Ich aß heute mit dem Head of Transactions eines mittelständischen Immobilienunternehmens zu Mittag und wir unterhielten uns über die aktuellen Entwicklungen. Für mich war natürlich interessant, ob die Profis die Lage ebenso einschätzen wie ich. Das meiste Feedback erhalte ich sonst nämlich von den Eigentümern direkt oder aus den Verbänden.

Dabei erfuhr ich, daß aus Sicht der Entwickler und größeren Bestandshalter der Berliner Wohnungsmarkt beendet ist. Es gibt aktuell niemanden, der noch investieren will. Im Gegenteil denken viele darüber nach, aus dem Berliner Markt auszusteigen, solange es noch geht. Also zu verkaufen.

Die Frage ist: geht das überhaupt noch?

unmittelbare Auswirkungen der Mietendeckel-Diskussion

Nr. 1: Mit dem Beschluß zum Eckpunktepapier am 18.06.2019 war der Markt für Immobilientransaktionen beendet.

Denn es ist natürlich ein Problem, wenn alle verkaufen, aber niemand einkaufen will. An der Börse hätte das unmittelbar erhebliche Einbrüche zur Folge in einem Umfang, der die Preise so herabsetzt, daß sich doch wieder Käufer finden. Im Immobilienmarkt ist eine Transaktion aufwendiger, sie geht nicht in Sekunden: das Objekt muß bewertet, die Vertragslage (einschließlich Mietverträge) geprüft, das ganze finanziert und schließlich beurkundet werden. Die Abwicklung dauert ein paar Monate, je nach dem, ob das Objekt verkauft wurde oder die Gesellschaft, der es gehört, und wie komplex das alles ist.

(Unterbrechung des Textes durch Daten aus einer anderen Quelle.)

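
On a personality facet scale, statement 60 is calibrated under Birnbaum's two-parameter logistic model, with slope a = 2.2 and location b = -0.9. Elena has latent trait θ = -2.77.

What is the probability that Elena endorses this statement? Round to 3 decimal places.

0.016

P(θ) = 1 / (1 + exp(−a(θ − b)))
Exponent: 2.2 × (-2.77 − (-0.9)) = -4.1140
1/(1 + e^{4.1140}) = 0.0161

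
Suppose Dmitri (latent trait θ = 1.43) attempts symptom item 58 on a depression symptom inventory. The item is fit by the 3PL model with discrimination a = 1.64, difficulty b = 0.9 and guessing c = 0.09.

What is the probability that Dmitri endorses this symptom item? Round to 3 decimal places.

0.731

P(θ) = c + (1 − c) · 1 / (1 + exp(−a(θ − b)))
Exponent: 1.64 × (1.43 − 0.9) = 0.8692
1/(1 + e^{-0.8692}) = 0.7046
P = 0.09 + 0.91 × 0.7046 = 0.7312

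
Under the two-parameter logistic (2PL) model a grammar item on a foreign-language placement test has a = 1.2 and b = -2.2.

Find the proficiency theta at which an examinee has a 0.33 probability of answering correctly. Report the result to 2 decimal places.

P(theta) = 1 / (1 + exp(−a(theta − b)))
logit = ln(0.3300/0.6700) = -0.7082
theta = b + logit/(a) = -2.2 + (-0.7082)/1.2000 = -2.7902

-2.79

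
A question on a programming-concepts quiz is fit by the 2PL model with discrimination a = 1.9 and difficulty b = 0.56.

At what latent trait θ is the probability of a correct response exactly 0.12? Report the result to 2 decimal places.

-0.49

P(θ) = 1 / (1 + exp(−a(θ − b)))
logit = ln(0.1200/0.8800) = -1.9924
θ = b + logit/(a) = 0.56 + (-1.9924)/1.9000 = -0.4886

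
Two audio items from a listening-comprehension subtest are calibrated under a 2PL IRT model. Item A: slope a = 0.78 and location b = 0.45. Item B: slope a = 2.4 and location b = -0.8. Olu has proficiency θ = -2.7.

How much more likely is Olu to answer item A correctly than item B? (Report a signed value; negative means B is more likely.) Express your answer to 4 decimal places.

P(θ) = 1 / (1 + exp(−a(θ − b)))
P_A = 0.0789
P_B = 0.0104
P_A − P_B = 0.0686

0.0686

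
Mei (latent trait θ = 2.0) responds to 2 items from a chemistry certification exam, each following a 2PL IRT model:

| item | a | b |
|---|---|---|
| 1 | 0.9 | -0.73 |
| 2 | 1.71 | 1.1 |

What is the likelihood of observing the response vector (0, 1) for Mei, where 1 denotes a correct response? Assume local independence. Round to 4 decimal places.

P(θ) = 1 / (1 + exp(−a(θ − b)))
P_1 = 1/(1+e^{-2.4570}) = 0.9211
P_2 = 1/(1+e^{-1.5390}) = 0.8233
L = (1−P_1) × P_2 = 0.0789 × 0.8233 = 0.06498

0.0650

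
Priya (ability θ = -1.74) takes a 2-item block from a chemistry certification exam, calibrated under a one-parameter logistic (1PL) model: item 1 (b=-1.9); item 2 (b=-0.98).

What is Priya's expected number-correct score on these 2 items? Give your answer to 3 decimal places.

P(θ) = 1 / (1 + exp(−(θ − b)))
P_1 = 1/(1+e^{-0.1600}) = 0.5399
P_2 = 1/(1+e^{0.7600}) = 0.3186
E[score] = 0.5399 + 0.3186 = 0.8586

0.859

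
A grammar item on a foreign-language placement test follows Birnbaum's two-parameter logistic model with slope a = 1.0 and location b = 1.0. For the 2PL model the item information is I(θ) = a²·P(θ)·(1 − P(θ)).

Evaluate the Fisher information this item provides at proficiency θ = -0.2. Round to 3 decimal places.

P = 1/(1+e^{1.2000}) = 0.2315
P(1−P) = 0.2315 × 0.7685 = 0.1779
I = a² × P(1−P) = 1.0² × 0.1779 = 0.17789

0.178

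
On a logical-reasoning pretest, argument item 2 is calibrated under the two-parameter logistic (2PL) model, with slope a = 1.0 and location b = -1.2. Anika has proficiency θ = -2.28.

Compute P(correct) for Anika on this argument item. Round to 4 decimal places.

P(θ) = 1 / (1 + exp(−a(θ − b)))
Exponent: 1.0 × (-2.28 − (-1.2)) = -1.0800
1/(1 + e^{1.0800}) = 0.2535

0.2535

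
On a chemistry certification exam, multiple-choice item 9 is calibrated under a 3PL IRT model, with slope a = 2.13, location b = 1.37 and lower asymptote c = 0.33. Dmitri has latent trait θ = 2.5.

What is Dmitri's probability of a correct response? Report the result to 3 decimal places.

0.945

P(θ) = c + (1 − c) · 1 / (1 + exp(−a(θ − b)))
Exponent: 2.13 × (2.5 − 1.37) = 2.4069
1/(1 + e^{-2.4069}) = 0.9174
P = 0.33 + 0.67 × 0.9174 = 0.9446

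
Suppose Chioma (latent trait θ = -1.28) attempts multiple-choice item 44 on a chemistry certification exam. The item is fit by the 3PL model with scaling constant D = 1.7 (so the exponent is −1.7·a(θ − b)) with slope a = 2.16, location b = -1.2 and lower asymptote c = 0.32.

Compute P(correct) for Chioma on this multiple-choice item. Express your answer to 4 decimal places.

P(θ) = c + (1 − c) · 1 / (1 + exp(−D·a(θ − b)))
Exponent: 1.7 × 2.16 × (-1.28 − (-1.2)) = -0.2938
1/(1 + e^{0.2938}) = 0.4271
P = 0.32 + 0.68 × 0.4271 = 0.6104

0.6104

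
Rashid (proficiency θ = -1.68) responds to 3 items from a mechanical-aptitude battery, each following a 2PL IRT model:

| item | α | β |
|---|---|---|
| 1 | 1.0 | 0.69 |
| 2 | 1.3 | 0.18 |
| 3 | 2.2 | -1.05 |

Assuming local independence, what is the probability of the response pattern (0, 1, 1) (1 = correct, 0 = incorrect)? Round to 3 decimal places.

0.015

P(θ) = 1 / (1 + exp(−α(θ − β)))
P_1 = 1/(1+e^{2.3700}) = 0.0855
P_2 = 1/(1+e^{2.4180}) = 0.0818
P_3 = 1/(1+e^{1.3860}) = 0.2000
L = (1−P_1) × P_2 × P_3 = 0.9145 × 0.0818 × 0.2000 = 0.01497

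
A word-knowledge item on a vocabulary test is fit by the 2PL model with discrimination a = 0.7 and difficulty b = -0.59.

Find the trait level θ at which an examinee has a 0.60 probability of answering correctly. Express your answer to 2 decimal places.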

Weil das alles etwas länger dauert, ist der Markteinbruch von außen nicht sofort sichtbar. Aber die dahinter stehende Mechanik ist die gleiche: wo keine Käufer, da keine Preise, da kein Markt.

Das wissen die Profis natürlich. Die strategisch richtige Antwort ist, die Barquote zu erhöhen und auf den Markteinbruch zu warten, um dann wieder günstig einzusteigen. Das bedeutet wiederum, daß jetzt nicht die richtige Zeit ist, noch Geld für Wohnungsbau oder Instandhaltungen oder Modernisierungen auszugeben. Man steht auf „Hold“ und beobachtet, im Zweifel steigt man aus und investiert woanders.

Nr. 2: Unkalkulierbarkeit – für Eigentümer ebenso wie für Banken

Eine sofortige Auswirkung des Beschlusses vom 18.06.2019 ist, daß Objekte nicht mehr kalkulierbar sind.

Ein Beispiel-Haus hat eine Durchschnittsmiete von 10 Euro, die sich aus einer Bandbreite von 5 bis 15 Euro errechnet. Das ergibt eine Jahresmiete pro qm von 120 Euro. Bei 5% Rendite = dem 20fachen Kaufpreis darf der qm 2.400 Euro kosten. Hat das Haus 1.000 qm, ergibt sich ein Marktwert von 2,4 Mio Euro.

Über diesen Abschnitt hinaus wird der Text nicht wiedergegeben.